Earthquake in Morocco: Rescuers Reach Remote Mountain Villages as Aid Trickles In

Earthquake in Morocco: Rescuers Reach Remote Mountain Villages as Aid Trickles In

The doorbell rang over and over, but the house was gone. Like almost every building in Douar Tnirt, a village high up in the Atlas Mountains of Morocco, the home was a rubble of broken mud bricks, its broken doorbell insisting in vain that, even after a powerful earthquake, it was still a place where humans could live.

At first, the villagers had hoped to find survivors underneath the rubble of their houses. Right after the quake struck on Friday, they started search and rescue with their bare, untrained hands, eventually adding shovels and picks.

By Sunday, the government had sent neither emergency responders nor aid to Douar Tnirt and several other mountain villages visited by journalists for The New York Times. The villagers were on their own, stuck at the end of winding, narrow mountain passes, at the mercy of the monumental landscape where they lived.

“That night, everyone was screaming,” said Zahra Id al-Houcine, who was watching a few of her male neighbors sifting through the debris of her collapsed house in search of her relatives on Sunday afternoon. “We heard screams until we stopped hearing anything,”

The list of loved ones Ms. Id al-Houcine knows she lost in the earthquake is unbearably long: her late husband’s son, the son’s wife and three of their children, including a baby, all of whom had lived with her. Then there are those she knew must have died, even if she had not yet seen their bodies: A 5-year-old and the two children of her husband’s brother.

When the house started shaking, Ms. Id al-Houcine had just gotten into bed and was about to put on the late-night radio program she started listening to earlier this year to keep herself company after her husband died, one in which Moroccans discussed their problems and their life stories. Then the ceiling fell on her “like an elevator,” she said.

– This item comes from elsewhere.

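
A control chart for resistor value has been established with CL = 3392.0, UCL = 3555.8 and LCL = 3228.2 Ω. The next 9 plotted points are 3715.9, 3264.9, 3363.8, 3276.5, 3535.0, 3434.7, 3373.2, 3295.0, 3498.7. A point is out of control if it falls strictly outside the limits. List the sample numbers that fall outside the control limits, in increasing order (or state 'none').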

The only thing that kept her from dying, too, was her mattress, which the force of the collapsing house folded on top of her as it came down. She screamed for help, her mouth filling with dust, until men pulled her out.

Now she sat alternately on a pile of rocks and a cushion someone had found somewhere, surrounded by the wreckage of her home: chunks of concrete, bamboo rods used for roofing splayed everywhere, a twisted refrigerator, a satellite dish plopped on top of it all. Somewhere down there were the other children. She had not heard them scream.

A few amateur rescuers from the neighborhood stood atop the heap, throwing down clothes or other salvageable items as they found them. Did anyone have masks, they asked? The smell of the corpses was getting to them.

Throughout Douar Tnirt, rescuers said, the bodies of the dead were emerging in such terrible condition that relatives were rushing to bury them without washing them — skipping an essential part of the Muslim funerary ritual — or having a prayer said. In some cases, they did not even dig holes, simply throwing earth over the dead in an effort to restore their dignity as quickly as possible.

“They don’t want to see them, and, well, it’s about respect for the dead,” Ms. Id al-Houcine said.

Some had been rescued alive, including several pulled out on Saturday, but left to wait so long for transportation to Marrakesh hospitals that they died before someone could load them into their car or onto their motorcycle, residents said. Ambulances were nowhere to be seen.

“If you make it, you make it,” said Abdessamad Ait Ihia, 17, one of the volunteer diggers. “If you don’t, you don’t.”